Last month Matt went to São Paulo, Brazil. He always asks what he should bring back from these overseas trips, and I always say “pictures of bicycles.” (The kids ask for chocolate and foreign currency.) São Paulo is the largest city in Brazil and the 7th largest city in the world, home to 11 million people. Here’s what Wikipedia has to say: “The city, which is also colloquially known as “Sampa” or “Cidade da Garoa” (city of drizzle), is also known for its unreliable weather, the size of its helicopter fleet, its architecture, gastronomy, severe traffic congestion, and multitude of skyscrapers.”
Here’s what Matt wrote on arrival: “São Paulo is an extremely pedestrian (and bike) unfriendly place, with crushingly bad traffic at all hours as a result.

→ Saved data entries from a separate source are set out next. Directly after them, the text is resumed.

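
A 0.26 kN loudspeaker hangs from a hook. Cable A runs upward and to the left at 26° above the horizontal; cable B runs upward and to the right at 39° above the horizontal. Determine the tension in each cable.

T_A = 0.2229 kN, T_B = 0.2578 kN

ΣF_x = 0: −T_A·cos26° + T_B·cos39° = 0 → T_B = 1.15653·T_A.
ΣF_y = 0: T_A·sin26° + T_B·sin39° = 0.26.
Substitute: T_A·(0.438371 + 1.15653·0.62932) = 0.26 → T_A = 0.222947 ≈ 0.2229 kN.
Then T_B = 1.15653 × 0.222947 = 0.2578 kN.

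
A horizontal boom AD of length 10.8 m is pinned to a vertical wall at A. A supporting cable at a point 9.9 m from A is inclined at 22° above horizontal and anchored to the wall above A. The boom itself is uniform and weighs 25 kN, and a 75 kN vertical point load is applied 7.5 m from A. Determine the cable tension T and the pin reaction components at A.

T = 188.1 kN, A_x = 174.4 kN, A_y = 29.55 kN

ΣM about A: T·sin22°·9.9 − 25·5.4 − 75·7.5 = 0 → T = 697.5/(9.9·0.374607) = 188.076 ≈ 188.1 kN.
ΣF_x = 0: A_x − T·cos22° = 0 → A_x = 188.076 × 0.927184 = 174.4 kN.
ΣF_y = 0: A_y + T·sin22° − 25 − 75 = 0 → A_y = 100 − 188.076 × 0.374607 = 29.55 kN.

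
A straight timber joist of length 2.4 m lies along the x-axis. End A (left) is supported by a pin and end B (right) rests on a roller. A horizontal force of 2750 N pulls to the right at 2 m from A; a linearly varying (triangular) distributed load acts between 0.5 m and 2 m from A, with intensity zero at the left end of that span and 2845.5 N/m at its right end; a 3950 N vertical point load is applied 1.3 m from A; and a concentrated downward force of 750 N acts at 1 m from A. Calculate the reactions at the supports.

Resultant of the triangular load: ½ × 2845.5 × 1.5 = 2134.125 N, acting at 1.5 m from A (one-third of the span from the peak).
Moments about A: B_y·2.4 − (½·2845.5·1.5)·1.5 − 3950·1.3 − 750·1 = 0 → B_y = 9086.1875/2.4 = 3785.91 ≈ 3786 N.
ΣF_y = 0: A_y + 3785.91 − ½·2845.5·1.5 − 3950 − 750 = 0 → A_y = 3048 N.
ΣF_x = 0: A_x + 2750 = 0 → A_x = -2750 N.

A_x = -2750 N, A_y = 3048 N, B_y = 3786 N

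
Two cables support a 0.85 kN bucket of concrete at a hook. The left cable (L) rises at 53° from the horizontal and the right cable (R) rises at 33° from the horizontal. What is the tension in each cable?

ΣF_x = 0: −T_L·cos53° + T_R·cos33° = 0 → T_R = 0.717582·T_L.
ΣF_y = 0: T_L·sin53° + T_R·sin33° = 0.85.
Substitute: T_L·(0.798636 + 0.717582·0.544639) = 0.85 → T_L = 0.714611 ≈ 0.7146 kN.
Then T_R = 0.717582 × 0.714611 = 0.5128 kN.

T_L = 0.7146 kN, T_R = 0.5128 kN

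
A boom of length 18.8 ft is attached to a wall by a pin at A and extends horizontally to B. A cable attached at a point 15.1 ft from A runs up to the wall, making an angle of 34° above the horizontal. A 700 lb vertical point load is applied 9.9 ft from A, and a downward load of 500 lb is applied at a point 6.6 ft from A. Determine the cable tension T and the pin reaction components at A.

T = 1212 lb, A_x = 1004 lb, A_y = 522.5 lb

ΣM about A: T·sin34°·15.1 − 700·9.9 − 500·6.6 = 0 → T = 10230/(15.1·0.559193) = 1211.54 ≈ 1212 lb.
ΣF_x = 0: A_x − T·cos34° = 0 → A_x = 1211.54 × 0.829038 = 1004 lb.
ΣF_y = 0: A_y + T·sin34° − 700 − 500 = 0 → A_y = 1200 − 1211.54 × 0.559193 = 522.5 lb.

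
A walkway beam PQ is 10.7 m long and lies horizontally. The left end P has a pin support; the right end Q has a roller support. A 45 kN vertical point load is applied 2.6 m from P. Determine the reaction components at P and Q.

P_x = 0, P_y = 34.07 kN, Q_y = 10.93 kN

Taking moments about P: Q_y·10.7 − 45·2.6 = 0 → Q_y = 117/10.7 = 10.9346 ≈ 10.93 kN.
ΣF_y = 0: P_y + 10.9346 − 45 = 0 → P_y = 34.07 kN.
ΣF_x = 0: no horizontal applied forces, so P_x = 0.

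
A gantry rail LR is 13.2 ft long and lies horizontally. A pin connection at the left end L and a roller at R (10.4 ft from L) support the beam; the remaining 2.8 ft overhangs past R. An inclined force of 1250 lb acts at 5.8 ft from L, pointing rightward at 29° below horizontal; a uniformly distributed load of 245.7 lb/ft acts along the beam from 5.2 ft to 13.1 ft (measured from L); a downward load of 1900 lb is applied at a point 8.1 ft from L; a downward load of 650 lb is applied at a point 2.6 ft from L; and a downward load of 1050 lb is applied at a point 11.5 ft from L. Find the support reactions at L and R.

L_x = -1093 lb, L_y = 1298 lb, R_y = 4849 lb

Resultant of the distributed load: 245.7 × 7.9 = 1941.03 lb at 9.15 ft from L.
Taking moments about L: R_y·10.4 − 1250·sin29°·5.8 − (245.7·7.9)·9.15 − 1900·8.1 − 650·2.6 − 1050·11.5 = 0 → R_y = 50430.3/10.4 = 4849.07 ≈ 4849 lb.
ΣF_y = 0: L_y + 4849.07 − 1250·sin29° − 245.7·7.9 − 1900 − 650 − 1050 = 0 → L_y = 1298 lb.
ΣF_x = 0: L_x + 1250·cos29° = 0 → L_x = -1093 lb.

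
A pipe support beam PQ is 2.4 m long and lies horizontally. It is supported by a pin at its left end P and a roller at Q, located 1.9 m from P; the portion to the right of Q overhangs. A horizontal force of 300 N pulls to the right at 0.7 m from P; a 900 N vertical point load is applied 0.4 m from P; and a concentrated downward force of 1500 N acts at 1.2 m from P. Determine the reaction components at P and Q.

ΣM about P: Q_y·1.9 − 900·0.4 − 1500·1.2 = 0 → Q_y = 2160/1.9 = 1136.84 ≈ 1137 N.
ΣF_y = 0: P_y + 1136.84 − 900 − 1500 = 0 → P_y = 1263 N.
ΣF_x = 0: P_x + 300 = 0 → P_x = -300.0 N.

P_x = -300.0 N, P_y = 1263 N, Q_y = 1137 N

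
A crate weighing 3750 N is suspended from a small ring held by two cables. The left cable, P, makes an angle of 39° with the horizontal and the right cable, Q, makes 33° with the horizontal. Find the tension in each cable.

ΣF_x = 0: −T_P·cos39° + T_Q·cos33° = 0 → T_Q = 0.92664·T_P.
ΣF_y = 0: T_P·sin39° + T_Q·sin33° = 3750.
Substitute: T_P·(0.62932 + 0.92664·0.544639) = 3750 → T_P = 3306.87 ≈ 3307 N.
Then T_Q = 0.92664 × 3306.87 = 3064 N.

T_P = 3307 N, T_Q = 3064 N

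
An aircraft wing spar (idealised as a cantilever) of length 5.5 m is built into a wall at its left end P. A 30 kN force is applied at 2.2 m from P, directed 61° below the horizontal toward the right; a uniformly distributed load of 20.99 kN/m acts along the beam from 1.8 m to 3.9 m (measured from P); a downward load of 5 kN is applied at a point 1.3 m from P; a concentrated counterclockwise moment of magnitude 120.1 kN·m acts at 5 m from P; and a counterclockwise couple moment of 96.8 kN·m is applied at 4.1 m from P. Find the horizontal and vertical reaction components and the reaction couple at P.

Resultant of the distributed load: 20.99 × 2.1 = 44.079 kN at 2.85 m from P.
ΣF_x = 0: P_x + 30·cos61° = 0 → P_x = -14.54 kN.
ΣF_y = 0: P_y − 30·sin61° − 20.99·2.1 − 5 = 0 → P_y = 75.32 kN.
ΣM about P: M_P − 30·sin61°·2.2 − (20.99·2.1)·2.85 − 5·1.3 + 120.1 + 96.8 = 0 → M_P = -27.05 kN·m.

P_x = -14.54 kN, P_y = 75.32 kN, M_P = -27.05 kN·m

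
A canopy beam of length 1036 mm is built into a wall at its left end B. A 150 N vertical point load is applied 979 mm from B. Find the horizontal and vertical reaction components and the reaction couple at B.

B_x = 0, B_y = 150.0 N, M_B = 146800 N·mm

ΣF_x = 0: B_x = 0.
ΣF_y = 0: B_y − 150 = 0 → B_y = 150.0 N.
ΣM about B: M_B − 150·979 = 0 → M_B = 146800 N·mm.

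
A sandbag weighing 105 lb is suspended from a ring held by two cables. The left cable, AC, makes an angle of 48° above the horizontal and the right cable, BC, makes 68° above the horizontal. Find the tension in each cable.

T_AC = 43.76 lb, T_BC = 78.17 lb

ΣF_x = 0: −T_AC·cos48° + T_BC·cos68° = 0 → T_BC = 1.78622·T_AC.
ΣF_y = 0: T_AC·sin48° + T_BC·sin68° = 105.
Substitute: T_AC·(0.743145 + 1.78622·0.927184) = 105 → T_AC = 43.7628 ≈ 43.76 lb.
Then T_BC = 1.78622 × 43.7628 = 78.17 lb.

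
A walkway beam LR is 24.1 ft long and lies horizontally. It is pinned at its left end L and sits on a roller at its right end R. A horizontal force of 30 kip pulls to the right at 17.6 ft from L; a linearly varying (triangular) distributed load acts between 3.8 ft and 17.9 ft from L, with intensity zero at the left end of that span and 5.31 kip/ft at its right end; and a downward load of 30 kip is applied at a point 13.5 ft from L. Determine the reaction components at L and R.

Resultant of the triangular load: ½ × 5.31 × 14.1 = 37.4355 kip, acting at 13.2 ft from L (one-third of the span from the peak).
ΣM about L: R_y·24.1 − (½·5.31·14.1)·13.2 − 30·13.5 = 0 → R_y = 899.1486/24.1 = 37.3091 ≈ 37.31 kip.
ΣF_y = 0: L_y + 37.3091 − ½·5.31·14.1 − 30 = 0 → L_y = 30.13 kip.
ΣF_x = 0: L_x + 30 = 0 → L_x = -30.00 kip.

L_x = -30.00 kip, L_y = 30.13 kip, R_y = 37.31 kip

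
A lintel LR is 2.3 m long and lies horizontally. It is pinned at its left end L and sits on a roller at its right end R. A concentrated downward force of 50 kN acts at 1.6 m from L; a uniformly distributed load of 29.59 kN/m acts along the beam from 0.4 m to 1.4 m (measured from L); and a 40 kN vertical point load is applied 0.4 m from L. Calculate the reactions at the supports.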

The joke running around the conference this morning was, ‘What time’s your flight? 9 pm?! Then, you’d better leave for the airport now!’ It’s so bad, even my dinky second tier business hotel has a helipad on the roof (and I could see a half dozen on other nearby rooftops). It’s clearly a motor vehicle culture.
On my 40 minute rush hour walk, I passed 4 or 5 giant auto tire and rim shops, a deluxe two story Ducati dealership, several motor bike accessory stores, miles of tail lights, and exactly two moving bicycles… both commuters in work apparel with helmets riding on the sidewalk for safety.
I have not seen a single bike lane yet, though I’m told one exists on Ave Paulista, the main financial street.
Lots of lane splitting motorbikes everywhere, though, often riding their horns constantly. Our bus driver remarked that one or two are killed every day!”
Here’s a bike lane he found later.
Ha ha ha ha! Yeah, it’s not funny. I’m laughing just to keep from crying here.
I have commented that I don’t feel particularly threatened by San Francisco car traffic. I wouldn’t feel so sanguine about riding a bike everywhere. After seeing Matt’s photos I can’t imagine riding a bike for transportation in São Paulo.
However there are bicycles there. But like many parts of the United States, they’re apparently viewed exclusively as toys. People drive to the park, where they can rent bicycles. That’s because São Paulo, unlike U.S. cities, has had a bike share program since 2009. I’m torn between envy and despair–it’s a city with bike share, but there isn’t the slightest practical application for it.
Here’s Matt, after finally finding someplace in a city of 11 million people where he actually wanted to spend some time. “I spent today in Ibirapuera, the Golden Gate Park of São Paulo. It was a gorgeous, sunny day and people were out in droves, jogging, biking, skating, etc.” If you build it, they will come.
Just like Golden Gate Park, there’s also this weird phenomenon where the city has built separated bike lanes where they’re least needed and that don’t go anywhere interesting. “In addition to separated bike lanes on the main walking paths, there was one area that seemed to be a bike only circuit path — not long enough for a ride but one father was teaching his young son to ride on it.” Like the parents of São Paulo, I like taking my kids to practice on trails like these, but how depressing it must be for the children there to learn to ride a bike only to discover they can’t go anywhere.
There were a few other places with a little bit of bicycle infrastructure, but I get the sense it would be fair to call it ad hoc. “This ‘bike lane’ was in a pedestrian plaza — probably more to keep bikes away from peds than anything. Even on a Sunday with lighter traffic, there were very few bikes in evidence on actual streets… A few on sidewalks, again (including one who was trying to pedal through a crowded market with shopping bags dangling from the handlebars).”
A view from Matt’s hotel’s helipad tells the story: this is a city that hasn’t thought much about transportation. Seriously thinking about transportation in a major city makes it apparent that a car-centric model is unsustainable. You can see that in São Paulo in the flight to helicopter commuting. But this is hardly more sustainable. Transportation planners tend to take trips to cities with a reputation for doing things right, like Amsterdam or Paris (which has removed tens of thousands of parking places in the last few years to make room for bike lanes). I’m sure that this is more appealing than visiting cities like São Paulo, where no one can go anywhere. But I suspect there would be a lot to learn nonetheless.
Transportation interests me because it is a necessary thing, like eating or sleeping. Except in the most extreme cases (like among the comatose), we all have to move around the world. For years I accepted that this experience would be tolerable at best. We would get in the car and drive, dealing with traffic and parking and road rage, because that was just the price of living. Sure, it could be nice to be out of the weather sometimes, but we still had to deal with that same weather once we got out of the car. And we paid several hundred dollars each month for this experience because we thought we had to.
It is no overstatement to say that discovering that there was another way to move through the world changed our lives. I get on the bike and the trip is… fun! When I walk into work I’m not tired. I love our bikes. I can’t imagine going back.